When BMW announced entering the electric vehicle market in 2013, they probably did not have a clue that they would account for a third of all fully electric cars sold worldwide from 2014 to 2016.
The US came in first with over 31 000 units sold during 2017.
Although South Africans are still reluctant to adopt electric cars, they are slowly sneaking into our market with almost every manufacturer aiming to have a hybrid model in its line-up.
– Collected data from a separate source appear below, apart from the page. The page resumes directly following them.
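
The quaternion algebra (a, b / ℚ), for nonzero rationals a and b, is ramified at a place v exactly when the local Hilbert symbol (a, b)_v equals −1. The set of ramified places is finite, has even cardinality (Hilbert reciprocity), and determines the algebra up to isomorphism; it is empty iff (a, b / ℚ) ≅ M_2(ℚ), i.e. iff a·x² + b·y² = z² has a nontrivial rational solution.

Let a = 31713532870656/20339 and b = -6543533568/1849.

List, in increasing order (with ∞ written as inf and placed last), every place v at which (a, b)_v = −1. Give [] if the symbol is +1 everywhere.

(a, b) ≡ (452166, -26598) mod (ℚ^×)²; places V = {2, 3, 7, 11, 13, 17, 31, 43, ∞}.
(a,b)_∞: sgn(452166)=+, sgn(-26598)=−, so +1.
(a,b)_2: α=15, β=9; u≡3, v≡5 (mod 8); ε(u)ε(v)=1·0, αω(v)=15·1, βω(u)=9·1; sum ≡ 0  ⇒  +1.
(a,b)_3: α=1, u≡2; β=1, v≡2 (mod 3); (2|3)=-1, (2|3)=-1; sign (−1)^1·-1^1·-1^1 = -1.
(a,b)_43: α=-2, u≡11; β=-2, v≡32 (mod 43); (11|43)=+1, (32|43)=-1; sign (−1)^0·+1^-2·-1^-2 = +1.
(a,b)_11: α=-1, u≡10; β=1, v≡2 (mod 11); (10|11)=-1, (2|11)=-1; sign (−1)^1·-1^1·-1^-1 = -1.
(a,b)_31: α=3, u≡10; β=3, v≡4 (mod 31); (10|31)=+1, (4|31)=+1; sign (−1)^1·+1^3·+1^3 = -1.
(a,b)_7: α=2, u≡4; β=0, v≡2 (mod 7); (4|7)=+1, (2|7)=+1; sign (−1)^0·+1^0·+1^2 = +1.
(a,b)_13: α=1, u≡7; β=1, v≡2 (mod 13); (7|13)=-1, (2|13)=-1; sign (−1)^0·-1^1·-1^1 = +1.
(a,b)_17: α=1, u≡12; β=0, v≡14 (mod 17); (12|17)=-1, (14|17)=-1; sign (−1)^0·-1^0·-1^1 = -1.
Ram(452166, -26598) = {3, 11, 17, 31}; no ℚ_3-point on the conic.

[3, 11, 17, 31]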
With our poor electricity infrastructure, I guess we are still a distance away from enjoying driving an electric car and not having to worry about charging stations.
The reason I say so is that I got to spend a few days with the facelifted all-electric BMW i3.
On test is the new @BMWSouthAfrica i3. Let me find out if electric cars are really the future, however, I’m still getting used to the quiet drive.
— Ntsako Mthethwa (@NtsakoMthethwa) August 14, 2018
Although it might be hard to spot the differences, the i3’s front and rear have been tweaked a bit, where LED headlights now come standard.
Inside, the iDrive system with navigation and ConnectedDrive software developed specifically for the i3 has been revised. The voice recognition system has been upgraded and you can specify Apple CarPlay.
The car uses an electric powertrain that drives the rear wheels via a single-speed transmission.
It features a set of Li-ion batteries situated under the floor and said to provide a driving range of 200km. Most of its body and internal structure is made of carbon-fibre reinforced plastic.
The doors are made of hemp, which mixed with plastic helps lower the weight of each panel by about 10%. The interior has hemp fibres that are left exposed.
It seats four people and the Rolls-Royce inspired suicide, doors that made getting in at the back a trial, are now hassle free.
Jump into the cabin and you are greeted with the familiar BMW interior.
However, this one feels roomier in the front because the gear selector is situated on the steering wheel compartment.
The electric motor develops 125 kW of power and 250 Nm of torque. BMW claim it can sprint from 0-100 km/h in 7.3 seconds en route to a top speed of 150km/h.
To be honest, I could live with the i3 on a day-to-day basis, but not at this moment in view of our poor electricity infrastructure.
I live in Soweto and that meant endless trips to Bedfordview BMW about 30km away, currently the only dealer in Johannesburg that has the new fast charger facility.
Exceptional customer service!
Thanks guys! pic.twitter.com/eypo9K36RE
— Ntsako Mthethwa (@NtsakoMthethwa) August 15, 2018
For the record, it takes approximately 45 minutes to get the battery from 1% to 80%.
You can charge the car at home, which I tried only once, as it takes forever to get it fully charged. A single charge would give me about 190km driving range, that is if you drive economically, thanks to the technology that recharges the battery.
When you release the pedal, the vehicle’s kinetic energy is regenerated by the vehicle drivetrain to recharge the battery.
This has the effect of slowing the car down.
Drive it hard and you will see the battery percentage drop drastically.
Besides the lack of a combustion engine, the i3 drives like a normal car and is comfortable and easy to park. Of course, it seems strange because you hear nothing but a whining motor.
It can be knocked down by strong winds on the highway and that required always bringing the car back to line, which I have sometimes experienced in other small cars.
It has all the safety bells and whistles you would expect from a BMW passenger car.
If you are well-heeled, BMW has the Rex version which comes with a 28 kW two-cylinder petrol engine that recharges the batteries.
You should be able to get 250km out of a full charge plus a small tank of petrol.
Pricing for the i3 starts at R637 300 and R717 100 for the Rex model.
It is backed by a five-year/ 100 000km Motorplan, non-contributing service and maintenance contract and eight year/100 000km high voltage battery warranty.